Prior to this he had never explicitly expressed interest beyond an inappropriate comment or two that she could casually swat away. Of course he had tried and failed to get her into his apartment many times before, for just "one more drink." He had pursued her steadily over the years, until she was too weak emotionally and/or physically to resist him. He had finally found her at her most vulnerable. And he struck.
***
Lyla was always careful not to use the R– word when describing this experience to the few people she had told—so wary of “crying wolf” or failing to take responsibility for her complicity, her mistakes, her poor judgement. Everything is on a spectrum; it’s not as simple as consensual and non-consensual sexual activity. She believed it could be her fault and his fault at the same time. She regretted all of the choices that led her through that doorway, to that room with the flickering blue light of the television. She regretted her self-isolating and self-destructive tendencies. But now, more than anything, she empathized with that version of herself. She had been in so much pain, even if it was the wrong form of care or contact—it had, for a fleeting moment, felt better than nothing at all.
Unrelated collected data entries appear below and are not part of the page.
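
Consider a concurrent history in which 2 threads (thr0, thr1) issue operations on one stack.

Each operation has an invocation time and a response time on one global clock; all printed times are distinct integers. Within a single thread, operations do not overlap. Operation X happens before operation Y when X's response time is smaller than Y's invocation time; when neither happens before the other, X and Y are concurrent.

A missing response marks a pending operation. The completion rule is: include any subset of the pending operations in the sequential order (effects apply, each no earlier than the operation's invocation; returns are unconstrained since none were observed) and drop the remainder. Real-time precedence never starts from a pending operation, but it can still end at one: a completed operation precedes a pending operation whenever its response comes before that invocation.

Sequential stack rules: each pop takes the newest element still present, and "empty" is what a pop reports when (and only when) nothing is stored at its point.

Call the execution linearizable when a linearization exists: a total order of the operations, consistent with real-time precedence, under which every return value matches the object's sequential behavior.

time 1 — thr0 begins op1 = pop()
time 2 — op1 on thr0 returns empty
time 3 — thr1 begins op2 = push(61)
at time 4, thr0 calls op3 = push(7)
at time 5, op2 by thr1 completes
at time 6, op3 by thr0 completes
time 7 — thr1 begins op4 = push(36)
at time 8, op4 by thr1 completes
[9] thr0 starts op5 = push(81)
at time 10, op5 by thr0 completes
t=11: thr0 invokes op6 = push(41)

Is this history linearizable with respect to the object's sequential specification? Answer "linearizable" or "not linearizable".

linearizable

a witness: op1, op2, op3, op4, op5
1. op1 pop() → empty, leaving stack <>
2. op2 push(61), leaving stack <61>
3. op3 push(7), leaving stack <61,7>
4. op4 push(36), leaving stack <61,7,36>
5. op5 push(81), leaving stack <61,7,36,81>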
She also found this experience frustratingly banal and ubiquitous. Most women understand this scenario, or have lived it themselves. The media’s representation of sexual assault is so often Capital R, R——. It’s the parking garage at night, it’s the person following you home through the alley, it’s the terrifying criminal on the hunt. More often it’s the boss, the neighbor, the boyfriend, the best friend. In comparison, her experience felt too boring, too average, to even be considered a source of trauma. Trauma is a spectrum too. It can be a psyche-splitting nervous system overload, or more like a nasty rainbow bruise that eventually settles into nothing more than a small, knotty lump under the skin. Whatever the scale, it does leave behind its fingerprints—on the body, in the air—matter displaced by the sheer force of fear and grief.
Less than a year after opening, the pediatrician's office closed. For now the building sits empty, soon to be a juice bar, pilates studio, or real estate agency. The residue will likely fade. Let’s be honest, all ground has been soaked with blood at some point in time—but for now, that dusty corner building is no place for children.